Why ABM needs to evolve
Account-based marketing (ABM) is a term that has been around for a while, but it only started to gain momentum about five years ago. The main problem with its effectiveness in this current market is that in the name “marketing” there is no indication or connection to sales. However, sales and marketing have always been and always will be so intrinsically linked, especially when it comes to their main drivers. How do we encourage engagement? How do we focus on our most important customers? How do we define our ideal client?
In the established ABM model, it was the marketing team that gathered the information to be dispersed among the sales teams and told sales where to focus their efforts. But it is always the sales teams who have more direct contact and dialogue with potential and existing customers. As a model, that doesn’t make a lot of sense.
ABX tackles this problem head-on, taking ABM to the next level, version 2.0 if you will. Start by recognizing that it’s not just marketing that is important in any customer relationship.

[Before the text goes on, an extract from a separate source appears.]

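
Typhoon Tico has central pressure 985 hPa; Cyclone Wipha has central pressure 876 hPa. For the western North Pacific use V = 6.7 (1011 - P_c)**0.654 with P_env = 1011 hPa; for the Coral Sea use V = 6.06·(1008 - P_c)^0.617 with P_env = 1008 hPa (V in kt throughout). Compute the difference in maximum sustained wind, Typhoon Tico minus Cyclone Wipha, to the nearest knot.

Typhoon Tico: ΔP = 26; V ≈ 6.7 × 26^0.654 ≈ 56.42 kt.
Cyclone Wipha: ΔP = 132; V ≈ 6.06 × 132^0.617 ≈ 123.27 kt.
Difference ≈ 56.42 − 123.27 = -66.85 → -67 kt.

-67 kt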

What matters is how the entire organization interacts with each customer throughout the customer lifecycle, taking into account the entire customer journey.
The customer journey, however, is once again an outdated marketing term, which typically only focuses on the phase from initial customer interest to selling and rarely takes into account renewal cycles or upselling or crosses in progress. The first transaction with a new customer is important, it should only be the start of the journey, the start of an ongoing relationship that develops a deeper understanding of the account and provides a life of value.

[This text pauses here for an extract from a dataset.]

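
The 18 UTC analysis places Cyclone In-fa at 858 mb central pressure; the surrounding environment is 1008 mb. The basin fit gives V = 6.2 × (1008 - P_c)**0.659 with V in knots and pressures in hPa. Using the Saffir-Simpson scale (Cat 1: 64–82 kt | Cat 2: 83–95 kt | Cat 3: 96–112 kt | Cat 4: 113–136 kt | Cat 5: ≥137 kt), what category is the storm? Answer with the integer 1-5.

5

ΔP = 1008 − 858 = 150 mb.
V ≈ 6.2 × 150^0.659 = 6.2 × 27.17 ≈ 168 kt.
168 kt falls in the Category 5 band.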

This means that for marketers to be more effective in the long run, they need to engage and collaborate with customer success and sales teams and, to some extent, customer service as well. These functions must work together seamlessly to ensure a single pane of glass on each client so that there is consistency and continuity in every interaction with the client. As many of us know from bitter experience, as a sales rep there is nothing worse than performing a quarterly review to find that there is a risk of a completely unexpected but completely preventable quit. This is where ABX is really a game-changer.
The Evolution to ABX
When it comes to the account-based experience, it’s important to understand what it is and what it isn’t. Our definition is as follows:
“Account-Based Experience (ABX) is a methodology that relies on successful marketing, sales, and customer teams to create personalized customer journeys centered on individual accounts. ABX, the next generation of ABM, ensures that all interactions with the brand through the customer experience are focused on end-users and their needs”.
It is important to note that ABX does not replace ABM; it’s more of an evolution. We’re not saying brands shouldn’t be ABM anymore, but we think we’ll see ABM mature into ABX in the next few years. Businesses need to recognize this, especially those new to ABM. They should think about their approach and explore the benefits of directly accelerating ABX to make their future at the ABM and demonstrate a larger return on their strategy.